系统性红斑狼疮(SLE)患者的周围神经系统疾病(PNS-SLE)是导致发病率的主要原因。本研究的目的是确定在我们中心的一个大型 SLE 患者队列中 PNS-SLE 受累的患病率,确定其特征、治疗方式和结果,并确定可能与 PNS-SLE 存在相关的可能变量。我们进行了一项观察性的横断面研究,纳入了 2015 年 3 月至 12 月期间在我们科室接受治疗的所有符合 1999 年美国风湿病学会提出的 PNS-SLE 病例定义之一的 SLE 患者。
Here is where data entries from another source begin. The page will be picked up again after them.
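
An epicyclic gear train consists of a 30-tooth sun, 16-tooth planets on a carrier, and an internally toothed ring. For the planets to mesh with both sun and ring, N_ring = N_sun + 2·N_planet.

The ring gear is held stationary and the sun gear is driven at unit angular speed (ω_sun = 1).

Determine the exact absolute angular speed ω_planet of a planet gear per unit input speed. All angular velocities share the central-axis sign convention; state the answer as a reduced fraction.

N_ring = 30 + 2·16 = 62
30(ω_s−ω_c) = −62(ω_r−ω_c),  ω_r=0, ω_s=1
30(1−ω_c) = −62(0−ω_c)  ⇒  92ω_c = 30  ⇒  ω_c = 15/46
sun–planet: 30·(1−15/46) = −16·(ω_p−ω_c)  ⇒  ω_p−ω_c = −(30/16)·(31/46) = -465/368
ω_p = 15/46 − 465/368 = -15/16

-15/16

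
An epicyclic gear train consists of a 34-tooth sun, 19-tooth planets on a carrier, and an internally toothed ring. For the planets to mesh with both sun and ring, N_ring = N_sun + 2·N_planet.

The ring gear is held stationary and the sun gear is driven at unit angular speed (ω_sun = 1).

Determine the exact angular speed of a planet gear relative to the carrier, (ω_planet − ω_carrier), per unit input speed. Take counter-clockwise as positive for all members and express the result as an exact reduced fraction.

N_ring = 34 + 2·19 = 72
34(ω_s−ω_c) = −72(ω_r−ω_c),  ω_r=0, ω_s=1
34(1−ω_c) = −72(0−ω_c)  ⇒  106ω_c = 34  ⇒  ω_c = 17/53
sun–planet: 34·(1−17/53) = −19·(ω_p−ω_c)  ⇒  ω_p−ω_c = −(34/19)·(36/53) = -1224/1007

-1224/1007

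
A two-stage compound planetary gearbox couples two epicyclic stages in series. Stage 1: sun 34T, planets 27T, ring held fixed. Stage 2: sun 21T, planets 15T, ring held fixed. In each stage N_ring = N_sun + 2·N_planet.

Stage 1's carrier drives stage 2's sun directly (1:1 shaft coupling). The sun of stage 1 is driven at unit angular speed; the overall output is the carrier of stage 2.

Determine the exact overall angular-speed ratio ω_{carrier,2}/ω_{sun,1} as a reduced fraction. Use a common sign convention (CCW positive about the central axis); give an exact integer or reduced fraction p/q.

119/1464

Stage 1: N_ring = 34 + 2·27 = 88
Stage 1: 34(ω_s−ω_c) = −88(ω_r−ω_c),  ω_r=0, ω_s=1
Stage 1: 34(1−ω_c) = −88(0−ω_c)  ⇒  122ω_c = 34  ⇒  ω_c = 17/61
  ⇒ ω_c¹/ω_s¹ = 17/61
Stage 2: N_ring = 21 + 2·15 = 51
Stage 2: 21(ω_s−ω_c) = −51(ω_r−ω_c),  ω_r=0, ω_s=1
Stage 2: 21(1−ω_c) = −51(0−ω_c)  ⇒  72ω_c = 21  ⇒  ω_c = 7/24
  ⇒ ω_c²/ω_s² = 7/24
Coupling ω_s² = ω_c¹ ⇒ overall = 17/61 × 7/24 = 119/1464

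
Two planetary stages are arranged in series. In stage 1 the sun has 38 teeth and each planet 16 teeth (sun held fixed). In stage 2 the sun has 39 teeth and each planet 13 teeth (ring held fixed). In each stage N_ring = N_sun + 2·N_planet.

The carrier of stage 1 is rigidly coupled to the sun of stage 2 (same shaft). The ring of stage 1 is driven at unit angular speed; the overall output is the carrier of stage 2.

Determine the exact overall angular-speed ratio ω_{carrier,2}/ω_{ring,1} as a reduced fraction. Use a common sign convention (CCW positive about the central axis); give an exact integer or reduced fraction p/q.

35/144

Stage 1: N_ring = 38 + 2·16 = 70
Stage 1: 38(ω_s−ω_c) = −70(ω_r−ω_c),  ω_s=0, ω_r=1
Stage 1: 38(0−ω_c) = −70(1−ω_c)  ⇒  108ω_c = 70  ⇒  ω_c = 35/54
  ⇒ ω_c¹/ω_r¹ = 35/54
Stage 2: N_ring = 39 + 2·13 = 65
Stage 2: 39(ω_s−ω_c) = −65(ω_r−ω_c),  ω_r=0, ω_s=1
Stage 2: 39(1−ω_c) = −65(0−ω_c)  ⇒  104ω_c = 39  ⇒  ω_c = 3/8
  ⇒ ω_c²/ω_s² = 3/8
Coupling ω_s² = ω_c¹ ⇒ overall = 35/54 × 3/8 = 35/144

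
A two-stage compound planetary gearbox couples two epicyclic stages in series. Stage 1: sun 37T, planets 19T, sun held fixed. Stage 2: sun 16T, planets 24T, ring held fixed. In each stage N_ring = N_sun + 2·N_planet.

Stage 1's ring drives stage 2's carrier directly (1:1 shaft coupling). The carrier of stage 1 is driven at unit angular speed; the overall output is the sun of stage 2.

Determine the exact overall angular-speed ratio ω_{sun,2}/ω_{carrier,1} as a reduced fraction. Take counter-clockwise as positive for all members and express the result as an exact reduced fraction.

Stage 1: N_ring = 37 + 2·19 = 75
Stage 1: 37(ω_s−ω_c) = −75(ω_r−ω_c),  ω_s=0, ω_c=1
Stage 1: ω_r = 1 − (37/75)(0−1) = 112/75
  ⇒ ω_r¹/ω_c¹ = 112/75
Stage 2: N_ring = 16 + 2·24 = 64
Stage 2: 16(ω_s−ω_c) = −64(ω_r−ω_c),  ω_r=0, ω_c=1
Stage 2: ω_s = 1 − (64/16)(0−1) = 5
  ⇒ ω_s²/ω_c² = 5
Coupling ω_c² = ω_r¹ ⇒ overall = 112/75 × 5 = 112/15

112/15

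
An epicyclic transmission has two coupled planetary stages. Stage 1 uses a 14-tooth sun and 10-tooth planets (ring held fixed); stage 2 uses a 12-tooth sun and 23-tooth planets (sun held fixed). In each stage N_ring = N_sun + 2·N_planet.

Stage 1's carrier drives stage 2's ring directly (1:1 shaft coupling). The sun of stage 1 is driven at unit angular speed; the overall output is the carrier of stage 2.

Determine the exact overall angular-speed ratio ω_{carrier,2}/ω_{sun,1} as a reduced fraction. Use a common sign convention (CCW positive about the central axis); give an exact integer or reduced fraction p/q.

Stage 1: N_ring = 14 + 2·10 = 34
Stage 1: 14(ω_s−ω_c) = −34(ω_r−ω_c),  ω_r=0, ω_s=1
Stage 1: 14(1−ω_c) = −34(0−ω_c)  ⇒  48ω_c = 14  ⇒  ω_c = 7/24
  ⇒ ω_c¹/ω_s¹ = 7/24
Stage 2: N_ring = 12 + 2·23 = 58
Stage 2: 12(ω_s−ω_c) = −58(ω_r−ω_c),  ω_s=0, ω_r=1
Stage 2: 12(0−ω_c) = −58(1−ω_c)  ⇒  70ω_c = 58  ⇒  ω_c = 29/35
  ⇒ ω_c²/ω_r² = 29/35
Coupling ω_r² = ω_c¹ ⇒ overall = 7/24 × 29/35 = 29/120

29/120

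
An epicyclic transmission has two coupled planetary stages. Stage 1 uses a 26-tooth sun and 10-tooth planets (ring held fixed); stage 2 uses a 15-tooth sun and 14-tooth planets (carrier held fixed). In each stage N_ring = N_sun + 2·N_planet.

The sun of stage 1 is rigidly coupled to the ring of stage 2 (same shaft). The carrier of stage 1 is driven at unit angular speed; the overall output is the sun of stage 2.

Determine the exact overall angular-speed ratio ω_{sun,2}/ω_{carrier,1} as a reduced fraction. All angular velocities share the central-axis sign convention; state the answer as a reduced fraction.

Stage 1: N_ring = 26 + 2·10 = 46
Stage 1: 26(ω_s−ω_c) = −46(ω_r−ω_c),  ω_r=0, ω_c=1
Stage 1: ω_s = 1 − (46/26)(0−1) = 36/13
  ⇒ ω_s¹/ω_c¹ = 36/13
Stage 2: N_ring = 15 + 2·14 = 43
Stage 2: 15(ω_s−ω_c) = −43(ω_r−ω_c),  ω_c=0, ω_r=1
Stage 2: ω_s = 0 − (43/15)(1−0) = -43/15
  ⇒ ω_s²/ω_r² = -43/15
Coupling ω_r² = ω_s¹ ⇒ overall = 36/13 × -43/15 = -516/65

-516/65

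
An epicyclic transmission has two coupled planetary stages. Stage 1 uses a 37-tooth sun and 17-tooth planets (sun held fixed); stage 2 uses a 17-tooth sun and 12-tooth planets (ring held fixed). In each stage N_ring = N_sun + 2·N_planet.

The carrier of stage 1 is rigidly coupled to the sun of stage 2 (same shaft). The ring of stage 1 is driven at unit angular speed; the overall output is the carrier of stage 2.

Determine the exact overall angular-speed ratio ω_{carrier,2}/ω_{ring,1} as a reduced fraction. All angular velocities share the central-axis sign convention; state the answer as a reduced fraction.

Stage 1: N_ring = 37 + 2·17 = 71
Stage 1: 37(ω_s−ω_c) = −71(ω_r−ω_c),  ω_s=0, ω_r=1
Stage 1: 37(0−ω_c) = −71(1−ω_c)  ⇒  108ω_c = 71  ⇒  ω_c = 71/108
  ⇒ ω_c¹/ω_r¹ = 71/108
Stage 2: N_ring = 17 + 2·12 = 41
Stage 2: 17(ω_s−ω_c) = −41(ω_r−ω_c),  ω_r=0, ω_s=1
Stage 2: 17(1−ω_c) = −41(0−ω_c)  ⇒  58ω_c = 17  ⇒  ω_c = 17/58
  ⇒ ω_c²/ω_s² = 17/58
Coupling ω_s² = ω_c¹ ⇒ overall = 71/108 × 17/58 = 1207/6264

1207/6264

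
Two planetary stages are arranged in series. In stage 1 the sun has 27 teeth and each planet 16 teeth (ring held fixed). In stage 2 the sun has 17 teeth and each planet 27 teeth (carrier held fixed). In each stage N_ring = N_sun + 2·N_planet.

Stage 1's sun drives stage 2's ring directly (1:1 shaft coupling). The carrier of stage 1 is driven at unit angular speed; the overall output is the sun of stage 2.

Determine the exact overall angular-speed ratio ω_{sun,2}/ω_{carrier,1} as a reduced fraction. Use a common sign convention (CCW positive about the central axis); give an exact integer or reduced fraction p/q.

Stage 1: N_ring = 27 + 2·16 = 59
Stage 1: 27(ω_s−ω_c) = −59(ω_r−ω_c),  ω_r=0, ω_c=1
Stage 1: ω_s = 1 − (59/27)(0−1) = 86/27
  ⇒ ω_s¹/ω_c¹ = 86/27
Stage 2: N_ring = 17 + 2·27 = 71
Stage 2: 17(ω_s−ω_c) = −71(ω_r−ω_c),  ω_c=0, ω_r=1
Stage 2: ω_s = 0 − (71/17)(1−0) = -71/17
  ⇒ ω_s²/ω_r² = -71/17
Coupling ω_r² = ω_s¹ ⇒ overall = 86/27 × -71/17 = -6106/459

-6106/459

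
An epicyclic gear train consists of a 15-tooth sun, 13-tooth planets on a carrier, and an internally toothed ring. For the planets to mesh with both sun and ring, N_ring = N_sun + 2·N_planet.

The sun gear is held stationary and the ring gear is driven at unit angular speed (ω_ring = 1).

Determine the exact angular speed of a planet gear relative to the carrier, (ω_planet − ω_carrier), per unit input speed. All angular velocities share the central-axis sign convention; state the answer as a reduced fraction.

N_ring = 15 + 2·13 = 41
15(ω_s−ω_c) = −41(ω_r−ω_c),  ω_s=0, ω_r=1
15(0−ω_c) = −41(1−ω_c)  ⇒  56ω_c = 41  ⇒  ω_c = 41/56
sun–planet: 15·(0−41/56) = −13·(ω_p−ω_c)  ⇒  ω_p−ω_c = −(15/13)·(-41/56) = 615/728

615/728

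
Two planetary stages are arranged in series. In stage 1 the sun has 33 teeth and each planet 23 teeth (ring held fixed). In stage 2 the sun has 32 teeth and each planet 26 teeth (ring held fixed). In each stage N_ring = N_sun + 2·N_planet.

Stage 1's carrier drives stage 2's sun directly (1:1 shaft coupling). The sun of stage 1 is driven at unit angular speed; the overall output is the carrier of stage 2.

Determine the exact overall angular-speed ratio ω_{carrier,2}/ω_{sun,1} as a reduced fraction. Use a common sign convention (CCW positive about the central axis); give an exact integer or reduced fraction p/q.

Stage 1: N_ring = 33 + 2·23 = 79
Stage 1: 33(ω_s−ω_c) = −79(ω_r−ω_c),  ω_r=0, ω_s=1
Stage 1: 33(1−ω_c) = −79(0−ω_c)  ⇒  112ω_c = 33  ⇒  ω_c = 33/112
  ⇒ ω_c¹/ω_s¹ = 33/112
Stage 2: N_ring = 32 + 2·26 = 84
Stage 2: 32(ω_s−ω_c) = −84(ω_r−ω_c),  ω_r=0, ω_s=1
Stage 2: 32(1−ω_c) = −84(0−ω_c)  ⇒  116ω_c = 32  ⇒  ω_c = 8/29
  ⇒ ω_c²/ω_s² = 8/29
Coupling ω_s² = ω_c¹ ⇒ overall = 33/112 × 8/29 = 33/406

33/406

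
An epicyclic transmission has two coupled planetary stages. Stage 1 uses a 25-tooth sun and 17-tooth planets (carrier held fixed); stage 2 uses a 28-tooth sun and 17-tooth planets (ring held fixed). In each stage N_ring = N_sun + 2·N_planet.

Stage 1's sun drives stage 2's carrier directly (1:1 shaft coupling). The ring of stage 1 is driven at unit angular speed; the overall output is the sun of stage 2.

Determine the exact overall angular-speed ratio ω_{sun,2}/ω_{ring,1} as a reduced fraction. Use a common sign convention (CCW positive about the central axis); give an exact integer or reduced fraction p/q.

Stage 1: N_ring = 25 + 2·17 = 59
Stage 1: 25(ω_s−ω_c) = −59(ω_r−ω_c),  ω_c=0, ω_r=1
Stage 1: ω_s = 0 − (59/25)(1−0) = -59/25
  ⇒ ω_s¹/ω_r¹ = -59/25
Stage 2: N_ring = 28 + 2·17 = 62
Stage 2: 28(ω_s−ω_c) = −62(ω_r−ω_c),  ω_r=0, ω_c=1
Stage 2: ω_s = 1 − (62/28)(0−1) = 45/14
  ⇒ ω_s²/ω_c² = 45/14
Coupling ω_c² = ω_s¹ ⇒ overall = -59/25 × 45/14 = -531/70

-531/70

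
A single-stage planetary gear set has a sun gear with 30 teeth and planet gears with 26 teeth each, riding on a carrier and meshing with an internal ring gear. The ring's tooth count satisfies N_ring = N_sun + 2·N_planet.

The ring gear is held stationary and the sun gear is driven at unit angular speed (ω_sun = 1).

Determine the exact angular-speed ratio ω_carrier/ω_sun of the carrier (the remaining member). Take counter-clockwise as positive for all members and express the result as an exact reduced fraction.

15/56

N_ring = 30 + 2·26 = 82
30(ω_s−ω_c) = −82(ω_r−ω_c),  ω_r=0, ω_s=1
30(1−ω_c) = −82(0−ω_c)  ⇒  112ω_c = 30  ⇒  ω_c = 15/56
ω_c/ω_s = 15/56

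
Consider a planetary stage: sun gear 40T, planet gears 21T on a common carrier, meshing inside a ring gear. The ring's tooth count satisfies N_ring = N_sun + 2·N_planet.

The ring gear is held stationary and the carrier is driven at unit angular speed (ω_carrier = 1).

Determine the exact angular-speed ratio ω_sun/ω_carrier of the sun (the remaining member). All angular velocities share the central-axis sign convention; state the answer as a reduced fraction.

N_ring = 40 + 2·21 = 82
40(ω_s−ω_c) = −82(ω_r−ω_c),  ω_r=0, ω_c=1
ω_s = 1 − (82/40)(0−1) = 61/20
ω_s/ω_c = 61/20

61/20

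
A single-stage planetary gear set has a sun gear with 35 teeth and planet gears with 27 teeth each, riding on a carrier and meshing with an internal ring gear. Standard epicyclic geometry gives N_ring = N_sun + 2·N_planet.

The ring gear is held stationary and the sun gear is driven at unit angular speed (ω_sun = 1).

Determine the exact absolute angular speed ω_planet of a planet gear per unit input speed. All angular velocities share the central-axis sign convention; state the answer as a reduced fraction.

-35/54

N_ring = 35 + 2·27 = 89
35(ω_s−ω_c) = −89(ω_r−ω_c),  ω_r=0, ω_s=1
35(1−ω_c) = −89(0−ω_c)  ⇒  124ω_c = 35  ⇒  ω_c = 35/124
sun–planet: 35·(1−35/124) = −27·(ω_p−ω_c)  ⇒  ω_p−ω_c = −(35/27)·(89/124) = -3115/3348
ω_p = 35/124 − 3115/3348 = -35/54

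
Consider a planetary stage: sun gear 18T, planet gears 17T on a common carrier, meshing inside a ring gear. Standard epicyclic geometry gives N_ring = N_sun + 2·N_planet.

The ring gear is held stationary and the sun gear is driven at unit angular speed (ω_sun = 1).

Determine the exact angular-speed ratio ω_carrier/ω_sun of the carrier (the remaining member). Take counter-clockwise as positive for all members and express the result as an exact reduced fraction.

N_ring = 18 + 2·17 = 52
18(ω_s−ω_c) = −52(ω_r−ω_c),  ω_r=0, ω_s=1
18(1−ω_c) = −52(0−ω_c)  ⇒  70ω_c = 18  ⇒  ω_c = 9/35
ω_c/ω_s = 9/35

9/35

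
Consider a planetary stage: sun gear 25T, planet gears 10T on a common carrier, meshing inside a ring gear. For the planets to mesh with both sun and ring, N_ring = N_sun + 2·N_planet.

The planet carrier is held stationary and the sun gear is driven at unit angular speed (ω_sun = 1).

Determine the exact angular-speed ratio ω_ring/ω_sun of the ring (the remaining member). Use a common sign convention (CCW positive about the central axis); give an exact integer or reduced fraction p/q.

-5/9

N_ring = 25 + 2·10 = 45
25(ω_s−ω_c) = −45(ω_r−ω_c),  ω_c=0, ω_s=1
ω_r = 0 − (25/45)(1−0) = -5/9
ω_r/ω_s = -5/9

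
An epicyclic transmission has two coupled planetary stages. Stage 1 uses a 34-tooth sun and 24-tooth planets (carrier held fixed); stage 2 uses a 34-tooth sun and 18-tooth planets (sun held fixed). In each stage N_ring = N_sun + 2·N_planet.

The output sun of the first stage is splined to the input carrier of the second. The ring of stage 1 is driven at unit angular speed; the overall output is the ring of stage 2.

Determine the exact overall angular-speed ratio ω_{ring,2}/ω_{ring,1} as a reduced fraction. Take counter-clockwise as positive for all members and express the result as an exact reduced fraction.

Stage 1: N_ring = 34 + 2·24 = 82
Stage 1: 34(ω_s−ω_c) = −82(ω_r−ω_c),  ω_c=0, ω_r=1
Stage 1: ω_s = 0 − (82/34)(1−0) = -41/17
  ⇒ ω_s¹/ω_r¹ = -41/17
Stage 2: N_ring = 34 + 2·18 = 70
Stage 2: 34(ω_s−ω_c) = −70(ω_r−ω_c),  ω_s=0, ω_c=1
Stage 2: ω_r = 1 − (34/70)(0−1) = 52/35
  ⇒ ω_r²/ω_c² = 52/35
Coupling ω_c² = ω_s¹ ⇒ overall = -41/17 × 52/35 = -2132/595

-2132/595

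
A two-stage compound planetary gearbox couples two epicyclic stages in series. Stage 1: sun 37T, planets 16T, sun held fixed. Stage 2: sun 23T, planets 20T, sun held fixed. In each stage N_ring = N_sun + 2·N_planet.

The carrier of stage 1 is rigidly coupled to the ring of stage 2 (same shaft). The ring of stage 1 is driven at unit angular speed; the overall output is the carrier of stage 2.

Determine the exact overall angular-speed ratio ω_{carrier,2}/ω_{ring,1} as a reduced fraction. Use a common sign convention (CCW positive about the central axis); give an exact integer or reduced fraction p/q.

Stage 1: N_ring = 37 + 2·16 = 69
Stage 1: 37(ω_s−ω_c) = −69(ω_r−ω_c),  ω_s=0, ω_r=1
Stage 1: 37(0−ω_c) = −69(1−ω_c)  ⇒  106ω_c = 69  ⇒  ω_c = 69/106
  ⇒ ω_c¹/ω_r¹ = 69/106
Stage 2: N_ring = 23 + 2·20 = 63
Stage 2: 23(ω_s−ω_c) = −63(ω_r−ω_c),  ω_s=0, ω_r=1
Stage 2: 23(0−ω_c) = −63(1−ω_c)  ⇒  86ω_c = 63  ⇒  ω_c = 63/86
  ⇒ ω_c²/ω_r² = 63/86
Coupling ω_r² = ω_c¹ ⇒ overall = 69/106 × 63/86 = 4347/9116

4347/9116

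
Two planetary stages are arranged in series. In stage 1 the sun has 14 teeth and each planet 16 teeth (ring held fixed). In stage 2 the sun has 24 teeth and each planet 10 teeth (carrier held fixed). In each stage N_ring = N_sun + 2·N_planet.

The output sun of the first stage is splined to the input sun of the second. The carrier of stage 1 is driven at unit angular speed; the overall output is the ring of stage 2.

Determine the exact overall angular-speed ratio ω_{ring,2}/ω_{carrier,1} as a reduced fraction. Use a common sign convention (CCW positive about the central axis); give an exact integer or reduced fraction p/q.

Stage 1: N_ring = 14 + 2·16 = 46
Stage 1: 14(ω_s−ω_c) = −46(ω_r−ω_c),  ω_r=0, ω_c=1
Stage 1: ω_s = 1 − (46/14)(0−1) = 30/7
  ⇒ ω_s¹/ω_c¹ = 30/7
Stage 2: N_ring = 24 + 2·10 = 44
Stage 2: 24(ω_s−ω_c) = −44(ω_r−ω_c),  ω_c=0, ω_s=1
Stage 2: ω_r = 0 − (24/44)(1−0) = -6/11
  ⇒ ω_r²/ω_s² = -6/11
Coupling ω_s² = ω_s¹ ⇒ overall = 30/7 × -6/11 = -180/77

-180/77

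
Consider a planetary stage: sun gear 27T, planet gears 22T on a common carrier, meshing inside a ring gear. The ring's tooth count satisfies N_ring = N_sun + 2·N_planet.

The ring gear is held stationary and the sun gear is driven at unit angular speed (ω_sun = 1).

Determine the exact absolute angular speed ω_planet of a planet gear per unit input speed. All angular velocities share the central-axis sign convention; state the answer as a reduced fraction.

N_ring = 27 + 2·22 = 71
27(ω_s−ω_c) = −71(ω_r−ω_c),  ω_r=0, ω_s=1
27(1−ω_c) = −71(0−ω_c)  ⇒  98ω_c = 27  ⇒  ω_c = 27/98
sun–planet: 27·(1−27/98) = −22·(ω_p−ω_c)  ⇒  ω_p−ω_c = −(27/22)·(71/98) = -1917/2156
ω_p = 27/98 − 1917/2156 = -27/44

-27/44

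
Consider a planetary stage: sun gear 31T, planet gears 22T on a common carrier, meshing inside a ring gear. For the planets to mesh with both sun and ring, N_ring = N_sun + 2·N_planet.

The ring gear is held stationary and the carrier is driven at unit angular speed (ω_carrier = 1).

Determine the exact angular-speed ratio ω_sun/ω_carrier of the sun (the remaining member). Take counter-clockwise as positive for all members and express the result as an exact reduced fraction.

N_ring = 31 + 2·22 = 75
31(ω_s−ω_c) = −75(ω_r−ω_c),  ω_r=0, ω_c=1
ω_s = 1 − (75/31)(0−1) = 106/31
ω_s/ω_c = 106/31

106/31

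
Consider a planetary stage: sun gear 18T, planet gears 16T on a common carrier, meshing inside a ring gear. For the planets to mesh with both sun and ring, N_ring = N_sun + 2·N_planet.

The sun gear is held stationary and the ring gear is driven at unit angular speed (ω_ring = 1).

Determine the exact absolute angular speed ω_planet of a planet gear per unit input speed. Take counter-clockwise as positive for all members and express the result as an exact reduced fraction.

25/16

N_ring = 18 + 2·16 = 50
18(ω_s−ω_c) = −50(ω_r−ω_c),  ω_s=0, ω_r=1
18(0−ω_c) = −50(1−ω_c)  ⇒  68ω_c = 50  ⇒  ω_c = 25/34
sun–planet: 18·(0−25/34) = −16·(ω_p−ω_c)  ⇒  ω_p−ω_c = −(18/16)·(-25/34) = 225/272
ω_p = 25/34 + 225/272 = 25/16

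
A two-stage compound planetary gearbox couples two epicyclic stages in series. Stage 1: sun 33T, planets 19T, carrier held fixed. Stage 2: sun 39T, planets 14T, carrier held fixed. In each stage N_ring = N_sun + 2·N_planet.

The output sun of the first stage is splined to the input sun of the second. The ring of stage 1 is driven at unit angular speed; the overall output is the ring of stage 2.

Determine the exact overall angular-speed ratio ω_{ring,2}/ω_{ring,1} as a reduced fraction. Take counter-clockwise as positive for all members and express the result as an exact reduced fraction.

923/737

Stage 1: N_ring = 33 + 2·19 = 71
Stage 1: 33(ω_s−ω_c) = −71(ω_r−ω_c),  ω_c=0, ω_r=1
Stage 1: ω_s = 0 − (71/33)(1−0) = -71/33
  ⇒ ω_s¹/ω_r¹ = -71/33
Stage 2: N_ring = 39 + 2·14 = 67
Stage 2: 39(ω_s−ω_c) = −67(ω_r−ω_c),  ω_c=0, ω_s=1
Stage 2: ω_r = 0 − (39/67)(1−0) = -39/67
  ⇒ ω_r²/ω_s² = -39/67
Coupling ω_s² = ω_s¹ ⇒ overall = -71/33 × -39/67 = 923/737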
总体而言,524 例患者中有 93 例(17.7%)出现 PNS-SLE 综合征;其中 90 例(96.8%)为女性,PNS-SLE 综合征诊断时的平均年龄为 44.8±14.1 岁,从 SLE 诊断到 PNS-SLE 诊断的平均时间为 88 个月(范围,541-400)。最常见的表现是多发性神经病(36.6%),其次是非压迫性单神经病(23.7%)、颅神经病和重症肌无力(7.5%,各)和吉兰-巴雷综合征(1.1%)。最常见的电诊断测试(EDX)模式是轴突变性,在 49 例患者中出现,占所有 EDX 模式的 80.3%。混合感觉运动神经病是最常见的受累类型,占病例的 56%。90 例患者中有 36 例(40%)接受了糖皮质激素和/或免疫抑制剂治疗。总体而言,77.4%的患者对治疗有完全和/或部分反应,不同类型的 PNS-SLE 受累之间无差异。SLE 诊断时年龄较大(37.3±14.8 岁比 30.8±12 岁;p=0.001)和无累积性 SLE 表现的血液学受累(11.8%比 21.5%;p=0.034)与 PNS-SLE 的发生有独立的统计学显著关联。PNS-SLE 的受累并不少见。其最常见的表现是感觉运动轴索性多发性神经病。在年龄较大被诊断为 SLE 的患者中,PNS-SLE 的受累更为常见。需要前瞻性研究来确定 PNS-SLE 综合征的发病率和血液学表现在其发病中的作用。